From 1936 when he first meandered slowly—sometimes very slowly—down his route, Beasley has served to slyly reference both our deepest suspicions ab
out the men and women that come into contact with our mail (they must read the postcards, right?) and our best wishes for them—that they can be a part of our family. His bond with the Bumsteads is reminiscent of a quieter period in American life, when we had the time to invite the postman in for a cup of coffee, a slice of pie, and a chat. Now figures like Mr. Beasley may only be able to survive in the pages of the comics, but it’s nice to know that even in this era of electronic missives and digital communiqués, some things are still as constant as the mail.
The Bumsteads’ friendly neighborhood postman, Mr. Beasley is a familiar face and a crash test dummy. Neither rain nor sleet nor being pummeled by Dagwood’s hasty morning exits will ever keep this mailman from his appointed rounds.

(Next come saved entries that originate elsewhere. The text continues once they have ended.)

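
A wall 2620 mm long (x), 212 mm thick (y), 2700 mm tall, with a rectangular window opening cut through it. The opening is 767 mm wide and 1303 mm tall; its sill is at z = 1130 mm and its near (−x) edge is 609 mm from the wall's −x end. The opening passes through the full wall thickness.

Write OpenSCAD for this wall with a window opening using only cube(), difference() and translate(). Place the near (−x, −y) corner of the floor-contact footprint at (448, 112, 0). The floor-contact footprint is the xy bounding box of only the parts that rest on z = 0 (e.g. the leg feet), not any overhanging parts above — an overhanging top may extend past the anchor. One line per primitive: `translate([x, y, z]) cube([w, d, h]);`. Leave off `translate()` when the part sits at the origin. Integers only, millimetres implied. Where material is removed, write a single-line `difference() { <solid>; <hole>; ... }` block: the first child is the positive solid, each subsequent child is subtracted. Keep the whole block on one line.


difference() { translate([448, 112, 0]) cube([2620, 212, 2700]); translate([1057, 112, 1130]) cube([767, 212, 1303]); }


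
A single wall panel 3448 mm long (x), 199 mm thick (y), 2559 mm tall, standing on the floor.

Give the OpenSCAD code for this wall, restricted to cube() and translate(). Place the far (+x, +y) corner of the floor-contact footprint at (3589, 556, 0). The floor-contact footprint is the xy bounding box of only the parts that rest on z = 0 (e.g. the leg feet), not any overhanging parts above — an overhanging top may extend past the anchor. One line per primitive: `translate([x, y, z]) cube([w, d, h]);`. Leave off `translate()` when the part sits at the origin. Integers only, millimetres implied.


translate([141, 357, 0]) cube([3448, 199, 2559]);


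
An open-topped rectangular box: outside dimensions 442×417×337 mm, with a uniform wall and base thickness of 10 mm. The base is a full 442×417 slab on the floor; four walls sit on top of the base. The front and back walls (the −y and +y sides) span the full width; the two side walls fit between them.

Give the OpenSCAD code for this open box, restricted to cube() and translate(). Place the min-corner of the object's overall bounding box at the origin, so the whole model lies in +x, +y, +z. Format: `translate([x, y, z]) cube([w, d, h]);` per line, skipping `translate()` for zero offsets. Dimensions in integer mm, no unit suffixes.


cube([442, 417, 10]);
translate([0, 0, 10]) cube([442, 10, 327]);
translate([0, 407, 10]) cube([442, 10, 327]);
translate([0, 10, 10]) cube([10, 397, 327]);
translate([432, 10, 10]) cube([10, 397, 327]);


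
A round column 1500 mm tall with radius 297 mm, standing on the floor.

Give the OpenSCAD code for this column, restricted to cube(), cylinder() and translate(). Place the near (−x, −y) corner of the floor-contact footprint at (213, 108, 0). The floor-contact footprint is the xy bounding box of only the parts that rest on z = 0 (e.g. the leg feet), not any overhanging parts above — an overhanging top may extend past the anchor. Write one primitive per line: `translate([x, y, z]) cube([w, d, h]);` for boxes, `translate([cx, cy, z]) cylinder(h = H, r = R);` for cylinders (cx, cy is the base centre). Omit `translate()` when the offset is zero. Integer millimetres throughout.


translate([510, 405, 0]) cylinder(h = 1500, r = 297);


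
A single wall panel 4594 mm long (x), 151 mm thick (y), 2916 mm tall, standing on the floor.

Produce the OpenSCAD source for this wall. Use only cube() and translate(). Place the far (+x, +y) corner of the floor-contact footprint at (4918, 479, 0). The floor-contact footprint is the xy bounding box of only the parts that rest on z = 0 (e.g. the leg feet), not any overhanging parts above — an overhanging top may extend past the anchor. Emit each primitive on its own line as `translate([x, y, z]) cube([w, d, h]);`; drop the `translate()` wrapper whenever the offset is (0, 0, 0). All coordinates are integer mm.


translate([324, 328, 0]) cube([4594, 151, 2916]);


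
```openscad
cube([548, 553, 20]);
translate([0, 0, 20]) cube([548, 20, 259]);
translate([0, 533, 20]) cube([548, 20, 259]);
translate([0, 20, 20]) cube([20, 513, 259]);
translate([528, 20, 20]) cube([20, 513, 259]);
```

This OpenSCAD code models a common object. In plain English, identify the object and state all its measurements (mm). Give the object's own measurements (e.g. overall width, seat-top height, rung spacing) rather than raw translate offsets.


An open-topped rectangular box: outside dimensions 548×553×279 mm, with a uniform wall and base thickness of 20 mm. The base is a full 548×553 slab on the floor; four walls sit on top of the base. The front and back walls (the −y and +y sides) span the full width; the two side walls fit between them.


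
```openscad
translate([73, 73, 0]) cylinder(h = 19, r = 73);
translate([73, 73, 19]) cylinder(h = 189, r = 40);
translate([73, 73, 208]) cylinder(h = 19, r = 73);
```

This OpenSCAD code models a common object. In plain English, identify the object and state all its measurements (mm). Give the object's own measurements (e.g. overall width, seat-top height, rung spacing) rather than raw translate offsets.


A spool: two coaxial disc flanges of radius 73 mm and thickness 19 mm, joined by a core cylinder of radius 40 mm and height 189 mm. The lower flange rests on z = 0 and the three cylinders share a vertical axis.


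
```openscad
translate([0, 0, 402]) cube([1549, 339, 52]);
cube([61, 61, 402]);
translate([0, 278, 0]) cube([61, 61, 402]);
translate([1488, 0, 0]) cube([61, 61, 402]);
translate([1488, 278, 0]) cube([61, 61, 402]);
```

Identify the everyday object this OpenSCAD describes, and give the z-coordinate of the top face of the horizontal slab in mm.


A bench. The seat-top height is 454 mm.

A long slab on four corner posts — a bench. The slab sits at z = 402 with thickness 52, so the top is 402 + 52 = 454 mm.


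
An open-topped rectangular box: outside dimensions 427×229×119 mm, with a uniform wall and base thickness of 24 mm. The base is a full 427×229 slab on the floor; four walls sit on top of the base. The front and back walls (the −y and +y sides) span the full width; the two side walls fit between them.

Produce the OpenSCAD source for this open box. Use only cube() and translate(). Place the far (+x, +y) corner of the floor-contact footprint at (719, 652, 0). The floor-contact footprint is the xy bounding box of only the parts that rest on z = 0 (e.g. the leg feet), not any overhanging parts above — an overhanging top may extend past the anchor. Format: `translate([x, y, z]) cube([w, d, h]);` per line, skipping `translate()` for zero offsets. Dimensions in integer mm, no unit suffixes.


translate([292, 423, 0]) cube([427, 229, 24]);
translate([292, 423, 24]) cube([427, 24, 95]);
translate([292, 628, 24]) cube([427, 24, 95]);
translate([292, 447, 24]) cube([24, 181, 95]);
translate([695, 447, 24]) cube([24, 181, 95]);


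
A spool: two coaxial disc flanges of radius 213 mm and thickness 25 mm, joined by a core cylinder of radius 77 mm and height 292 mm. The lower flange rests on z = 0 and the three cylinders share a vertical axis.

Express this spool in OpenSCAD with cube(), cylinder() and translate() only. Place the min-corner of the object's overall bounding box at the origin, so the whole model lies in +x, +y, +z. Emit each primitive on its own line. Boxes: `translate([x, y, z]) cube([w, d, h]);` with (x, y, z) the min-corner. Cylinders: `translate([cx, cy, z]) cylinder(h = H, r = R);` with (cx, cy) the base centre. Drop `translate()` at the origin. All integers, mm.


translate([213, 213, 0]) cylinder(h = 25, r = 213);
translate([213, 213, 25]) cylinder(h = 292, r = 77);
translate([213, 213, 317]) cylinder(h = 25, r = 213);


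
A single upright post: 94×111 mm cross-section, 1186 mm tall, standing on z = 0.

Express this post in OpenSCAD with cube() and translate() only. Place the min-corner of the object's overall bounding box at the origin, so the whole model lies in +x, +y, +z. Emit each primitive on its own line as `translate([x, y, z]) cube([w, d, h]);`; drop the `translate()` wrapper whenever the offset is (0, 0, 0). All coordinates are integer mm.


cube([94, 111, 1186]);


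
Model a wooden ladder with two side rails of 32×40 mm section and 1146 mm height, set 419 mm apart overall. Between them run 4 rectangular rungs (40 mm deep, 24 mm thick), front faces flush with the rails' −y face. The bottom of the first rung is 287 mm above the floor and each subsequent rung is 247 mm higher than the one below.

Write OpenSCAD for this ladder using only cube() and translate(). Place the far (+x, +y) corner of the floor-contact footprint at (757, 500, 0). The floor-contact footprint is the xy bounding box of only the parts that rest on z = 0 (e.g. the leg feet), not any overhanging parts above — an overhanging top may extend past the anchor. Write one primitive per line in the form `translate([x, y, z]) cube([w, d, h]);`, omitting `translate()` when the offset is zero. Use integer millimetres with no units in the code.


translate([338, 460, 0]) cube([32, 40, 1146]);
translate([725, 460, 0]) cube([32, 40, 1146]);
translate([370, 460, 287]) cube([355, 40, 24]);
translate([370, 460, 534]) cube([355, 40, 24]);
translate([370, 460, 781]) cube([355, 40, 24]);
translate([370, 460, 1028]) cube([355, 40, 24]);


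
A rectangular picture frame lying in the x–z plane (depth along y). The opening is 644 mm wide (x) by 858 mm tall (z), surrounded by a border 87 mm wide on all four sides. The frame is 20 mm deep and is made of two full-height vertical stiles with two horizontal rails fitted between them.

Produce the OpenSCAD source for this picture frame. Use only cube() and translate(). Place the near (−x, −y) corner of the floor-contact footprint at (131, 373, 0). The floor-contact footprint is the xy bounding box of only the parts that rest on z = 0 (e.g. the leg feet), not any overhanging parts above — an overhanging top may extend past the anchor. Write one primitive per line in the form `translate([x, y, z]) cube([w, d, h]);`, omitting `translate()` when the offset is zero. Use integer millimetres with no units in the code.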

“Mr. Beasley is probably the hardest-working man in comics; neither sleet nor snow nor rain nor threat of full-body collision can deter him.”
ELMO
With Alexander and Cookie firmly ensconced in their teenage years—as mature as they’re going to get—Chic Young turned to Elmo Tuttle to fulfill the role of the playful, inquisitive child. Perpetually five-year-old Elmo lives across the street from Dagwood and Blondie (and Herb and Tootsie, though he doesn’t seem to bother them nearly as much). Clad in an ever-present baseball hat and sporting a wide grin, Elmo’s carefree (and oddly parent-free) days are filled with softball games, hockey games, skateboarding, and general childhood fun. His companion—and occasional nemesis—for much of this? Dagwood Bumstead, or as Elmo refers to him, Mr. B.